Thursday, June 2, 2011

Blackberry Buckwheat Tea Cake

Early spring means strawberries, and the season for them is short here. Strawberries have always been my favorite fruit, but this year, they had a contender. Blackberries start showing up at farmers’ markets at the tail end of strawberry season, and they only make a few appearances before they’re gone for another year. I started looking for them about a week too early wanting to make sure I didn’t miss them. Then, at last, on a Saturday morning a couple of weeks ago, there they were in baskets all lined up and waiting, looking juicy, perfectly ripe, and ready for dessert. No disrespect to the strawberries, but I was just more eager for blackberries this year. I’d been reading the review copy I received of Farmers' Market Desserts by Jennie Schacht, and the Basket of Berries chapter had given me several good ideas. Just about any berries can be used in these desserts even though several are shown with strawberries. The strawberries and cream roll cake looked good as did the mixed berry pavlovettes with lemon-lime cream. But, when I read the recipe for the strawberry buckwheat tea cake and learned that it was made with browned butter, my decision was made. I used those prized blackberries instead of strawberries of course. The inspiration for this tea cake was strawberry and buckwheat pancakes. By adding browned butter to the cake batter, it becomes reminiscent of a buttery stack of pancakes. There’s also thick yogurt in the cake giving it great texture.
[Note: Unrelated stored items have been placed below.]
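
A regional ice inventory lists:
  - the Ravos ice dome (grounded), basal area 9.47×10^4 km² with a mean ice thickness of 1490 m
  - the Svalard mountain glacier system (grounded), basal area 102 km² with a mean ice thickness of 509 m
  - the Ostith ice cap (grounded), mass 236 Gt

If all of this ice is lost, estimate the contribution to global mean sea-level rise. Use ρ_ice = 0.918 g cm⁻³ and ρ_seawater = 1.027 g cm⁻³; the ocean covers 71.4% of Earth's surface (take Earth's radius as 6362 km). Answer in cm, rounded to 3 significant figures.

≈ 34.8 cm

Ravos: ice volume = 9.47×10^4 km² × 1490 m = 1.411×10^5 km³; 1.411×10^5 × (918/1027) = 1.261×10^5 km³ of water.
Svalard: ice volume = 102 km² × 509 m = 51.92 km³; 51.92 × (918/1027) = 46.41 km³ of water.
Ostith: 236 Gt = 2.360×10^14 kg; dividing by ρ_w = 1.027 g cm⁻³ = 1027 kg m⁻³ gives 2.298×10^11 m³ of water.
Total added water ≈ 1.264×10^14 m³ over 3.63×10^14 m² → Δh = 0.348 m = 34.8 cm.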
The first step of this recipe is aromatherapy in the form of browning butter. One stick was melted and then swirled in the pan as it became nutty-smelling and more delicious by the minute. That was left to cool while AP flour, buckwheat flour, sugar, baking powder, baking soda, and salt were combined. Then, Greek yogurt, eggs, and vanilla were added to the butter, and that mixture was stirred into the dry ingredients. Last, the precious blackberries were folded into the batter, and the batter was spread in a square baking pan. Now, some of the berries were to be set aside and tossed with sugar so the juices would start running, and then the berries and resulting juice could be used to top the whipped cream served on the pieces of cake. I have a thing about not wanting much sugar with my berries because I like them just the way they are with a little tartness peeking through here and there. So, I left the remaining berries plain and there were no running juices to drip over the whipped cream. I did, however, follow the suggestion at the beginning of the book to add creme fraiche to the whipped cream.

The book offers ideas for fresh fruit from every season as well as dried fruits and nuts. There’s a first-prize peach pie that promises to deliver a perfect proportion of crust to filling. There’s also a sweet cornmeal cake made with fresh corn kernels and berries that I have to try while I can get local corn, and I’ve already made one of the ice cream desserts that I’ll post soon. This book may make you eager for certain growing seasons to arrive, but when they finally do, you’ll have some great desserts to make.